The Pure Scientists (who self-selected themselves as being at the top of the
intellectual tower) believed overall that if their work had any practical
application then it wasn't worthy of study. The Engineers (even at the
same school) were the bottom of the rung ... And below that (sadly) were
My girlfriend at the time (who was in Physics, much more brilliant then I)
was *literally* told by her advisor that she was wasting the school's and
donor's money by being there because once she graduated she'd just get
married and raise a family and never put her skills to use to society.
Anyway what an interesting (to me) digression.
And I'm no closer to having any practical suggestions to your real question.
How to get smart people interesting in doing real work in XML. I just dont
see Academia as the path to that as others have said, its not at the early
stages of innovation. So let's compare it to Engineering. Where do you
get Engineers who come up with better ways to do things like say build cars
or buildings ? Or even make better computers ? I see these advances
coming mostly from Industry, and only occasionally from Academia. Once in
a while you see an advance in Engineering come of a university then industry
takes it up and turns it into something practical. But I'm sorry that
doesn't help the young person in collage who needs to get research
sanctioned in order to be able to spend time on it.
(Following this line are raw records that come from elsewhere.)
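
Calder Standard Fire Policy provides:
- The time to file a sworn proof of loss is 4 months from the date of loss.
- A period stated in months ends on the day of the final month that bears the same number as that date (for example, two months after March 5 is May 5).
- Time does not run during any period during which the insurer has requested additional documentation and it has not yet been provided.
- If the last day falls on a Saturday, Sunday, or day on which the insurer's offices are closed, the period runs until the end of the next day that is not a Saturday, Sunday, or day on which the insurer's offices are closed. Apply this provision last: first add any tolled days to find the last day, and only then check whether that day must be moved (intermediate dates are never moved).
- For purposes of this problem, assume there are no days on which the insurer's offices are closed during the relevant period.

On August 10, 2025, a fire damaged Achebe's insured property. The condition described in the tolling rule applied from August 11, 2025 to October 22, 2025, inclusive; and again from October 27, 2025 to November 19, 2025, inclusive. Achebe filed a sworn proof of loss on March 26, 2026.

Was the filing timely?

4 months after August 10, 2025 is December 10, 2025.
From August 11, 2025 through October 22, 2025 inclusive is 73 days; tolling adds 73 days: December 10, 2025 + 73 days = February 21, 2026.
From October 27, 2025 through November 19, 2025 inclusive is 24 days; tolling adds 24 days: February 21, 2026 + 24 days = March 17, 2026.
March 17, 2026 is a Tuesday and not a day on which the insurer's offices are closed, so no extension applies.
The deadline is March 17, 2026; the filing on March 26, 2026 is after that date.

No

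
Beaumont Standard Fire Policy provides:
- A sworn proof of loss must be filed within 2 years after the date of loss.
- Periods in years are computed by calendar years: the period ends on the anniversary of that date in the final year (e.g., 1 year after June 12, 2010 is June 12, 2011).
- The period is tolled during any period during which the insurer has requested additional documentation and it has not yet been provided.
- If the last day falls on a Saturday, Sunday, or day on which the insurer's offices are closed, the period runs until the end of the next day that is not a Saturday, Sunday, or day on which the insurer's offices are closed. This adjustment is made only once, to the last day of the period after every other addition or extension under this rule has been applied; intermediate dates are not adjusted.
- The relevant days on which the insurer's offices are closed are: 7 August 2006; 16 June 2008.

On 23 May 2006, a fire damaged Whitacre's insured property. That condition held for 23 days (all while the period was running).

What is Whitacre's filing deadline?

June 17, 2008

2 years after 23 May 2006 is May 23, 2008.
Tolling adds 23 days: May 23, 2008 + 23 days = June 15, 2008.
June 15, 2008 is Sunday; June 16, 2008 is a listed holiday. The next qualifying day is June 17, 2008.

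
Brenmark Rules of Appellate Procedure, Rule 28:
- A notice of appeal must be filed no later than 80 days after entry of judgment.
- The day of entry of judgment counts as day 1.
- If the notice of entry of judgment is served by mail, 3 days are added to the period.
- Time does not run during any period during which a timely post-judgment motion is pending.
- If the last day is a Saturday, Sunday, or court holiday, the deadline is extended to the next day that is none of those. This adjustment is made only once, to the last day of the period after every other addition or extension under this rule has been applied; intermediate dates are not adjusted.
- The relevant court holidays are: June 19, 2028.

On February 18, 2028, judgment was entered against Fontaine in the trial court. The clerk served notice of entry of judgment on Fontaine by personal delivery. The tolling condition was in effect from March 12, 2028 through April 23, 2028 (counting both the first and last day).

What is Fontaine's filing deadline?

Counting February 18, 2028 as day 1, day 80 is May 7, 2028.
Service was not by mail, so no mail extension applies.
From March 12, 2028 through April 23, 2028 inclusive is 43 days; tolling adds 43 days: May 7, 2028 + 43 days = June 19, 2028.
June 19, 2028 is a listed holiday. The next qualifying day is June 20, 2028.

June 20, 2028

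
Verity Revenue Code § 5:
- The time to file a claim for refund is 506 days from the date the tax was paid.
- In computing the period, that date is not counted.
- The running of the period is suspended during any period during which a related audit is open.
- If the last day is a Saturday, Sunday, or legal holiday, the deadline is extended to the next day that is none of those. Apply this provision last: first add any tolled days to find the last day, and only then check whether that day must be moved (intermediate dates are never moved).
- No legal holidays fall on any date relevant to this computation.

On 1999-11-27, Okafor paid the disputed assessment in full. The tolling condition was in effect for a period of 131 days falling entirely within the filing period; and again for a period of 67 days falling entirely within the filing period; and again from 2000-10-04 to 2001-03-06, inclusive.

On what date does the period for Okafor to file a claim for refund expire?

April 3, 2002

506 days after 1999-11-27 is April 16, 2001.
Tolling adds 131 days: April 16, 2001 + 131 days = August 25, 2001.
Tolling adds 67 days: August 25, 2001 + 67 days = October 31, 2001.
From October 4, 2000 through March 6, 2001 inclusive is 154 days; tolling adds 154 days: October 31, 2001 + 154 days = April 3, 2002.
April 3, 2002 is a Wednesday and not a legal holiday, so no extension applies.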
( any more then it helps me convince my boss to let me work 50% of my time
on research instead of development - and still pay me. ).
David A. Lee
dlee at calldei.com
From: Daniela Florescu [mailto:dflorescu at mac.com]
Sent: Thursday, October 13, 2011 1:11 AM
To: David Lee
Subject: Re: [xquery-talk] XML/XQuery academic conferences ?
> Few of the cs phds I've interviewed could do ANY of the tasks you
> quote. None had to pass an exam in making programs that actually
I am not sure if this is the problem of the Phds, or merely the sample
that came to you for interview.
I had to pass such an exam.
But: I swear. I've seen them. They do exist. They roam freely all over
the Sillicon Valley. They are all over Google and Facebook.
And they know how to do those things: automatic parallelization of
functional languages, automatic detection of indexes, etc.
**ALL** of that.
Their problem is that they live in a world where working on XML is
equated with having a lobotomy
("something REALLY bad must have happened to you...!").
Their peers and teachers, and all the other "stonebreakers" of the
world, and all the other Stanford and Berkeley professors
keep telling them them that XML is dead, and that if they work on
XML they'll destroy their brilliant carriers.
That's what happened to me.
(I still have have a set of emails with such content, from "famous"
experts in the database world, for the fun of others :-)
Even at my (advanced..) age, it's not easy to take.
But when you are 20-ish something, trying to figure out what to do
with your carrier, that's really hard.
And it's not their fault.
It's because the "grown-ups" of this community don't care to make any
compromises to explain to the rest of the world
why the rest of the world should care about markup languages and
functional programming as an information querying and processing
A world where the selfish: "keep it small -- aka, such that I can
control it" is the king.
That what my original email was about.